Figure 15  Idiopathic intracranial hypertension illustration. A: In this illustration, the red dot in all panels represents an assumption of the supposed reference point from where the increased intracranial forces arise, while all the red arrows represent the outward direction of this force, which is attempting to release itself. As a result of intracranial hypertension, the force (red dot) is directed (red arrows) towards the optic nerves and their sheaths, causing their distension and tortuosity (panel a1), flattening of the posterior aspect of the globes (panel a2), and protrusion of the optic nerve head within the globe (panel a3); B: In a similar manner, the Meckel’s caves may be distended in an attempt to accommodate the excess cerebrospinal fluid pressure (panel b1), and meningoceles may also be created, mainly in the sphenoid bone wings and temporal bones, through bony clefts (panel b2); C: The pituitary gland may be stretched downwards against the expanded sella turcica (panel C), thus creating the empty or partially empty sella appearance; D: Compression of the transverse venous sinuses against the cranial bony cavity can result in stenosis of these veins (panel D) (although stenosis may preexist, causing an increase in intracranial pressure secondarily). This illustration/mechanism is only hypothetical and solely described in a rudimentary way for educational purposes to assist in memorizing the neuroimaging finding’s end results; besides, as previously mentioned, the exact pathogenesis of idiopathic intracranial hypertension (IIH) is complex and multifactorial. Neuroimaging findings may be promising clues for IIH diagnosis, although their absence does not rule it out. Various combinations of the related neuroimaging findings described may be encountered in IIH cases, and the radiologists should be aware of them to assist in the proper and timely diagnosis of the condition. Nonetheless, the role of the radiologists will primarily entail the exclusion of other intracranial pathologies hindering alternative diagnosis.

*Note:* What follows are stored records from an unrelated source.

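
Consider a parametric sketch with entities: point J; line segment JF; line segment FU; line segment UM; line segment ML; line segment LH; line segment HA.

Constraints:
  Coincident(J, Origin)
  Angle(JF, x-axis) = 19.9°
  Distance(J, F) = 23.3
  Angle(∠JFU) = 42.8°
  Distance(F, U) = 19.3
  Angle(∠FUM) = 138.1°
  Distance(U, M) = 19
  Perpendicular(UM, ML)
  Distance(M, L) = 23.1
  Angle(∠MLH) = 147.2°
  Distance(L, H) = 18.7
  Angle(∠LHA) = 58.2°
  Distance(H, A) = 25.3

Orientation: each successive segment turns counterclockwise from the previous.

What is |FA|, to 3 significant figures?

12.8

J is at the origin; JF runs at 19.9° with length 23.3, so F = (21.9, 7.93). ∠JFU = 42.8° gives FU at 157° from the x-axis; with |FU| = 19.3, U = (4.13, 15.4). ∠FUM = 138.1° gives UM at -161° from the x-axis; with |UM| = 19.0, M = (-13.8, 9.26). UM ⟂ ML, so ML runs at -71.0°; with |ML| = 23.1, L = (-6.31, -12.6). ∠MLH = 147.2° gives LH at -38.2° from the x-axis; with |LH| = 18.7, H = (8.38, -24.2). ∠LHA = 58.2° gives HA at 83.6° from the x-axis; with |HA| = 25.3, A = (11.2, 0.992). Then |FA| = |A − F| = 12.8.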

Figure 16  The “STOP” acronym for idiopathic intracranial hypertension. We have fabricated the “STOP” acronym for idiopathic intracranial hypertension (IIH) merely as a mnemonic tool. Although there are several signs that may be encountered in IIH cases, the presence of 3 out of 4 of these signs mentioned above may suggest (but not verify) the probability of IIH diagnosis in specific clinical scenarios according to the revised IIH criteria (Friedman et al[1], 2013). Therefore, specifically assessing these neuroimaging signs and addressing their presence or absence in the radiological report may be of increased value for the referring physician.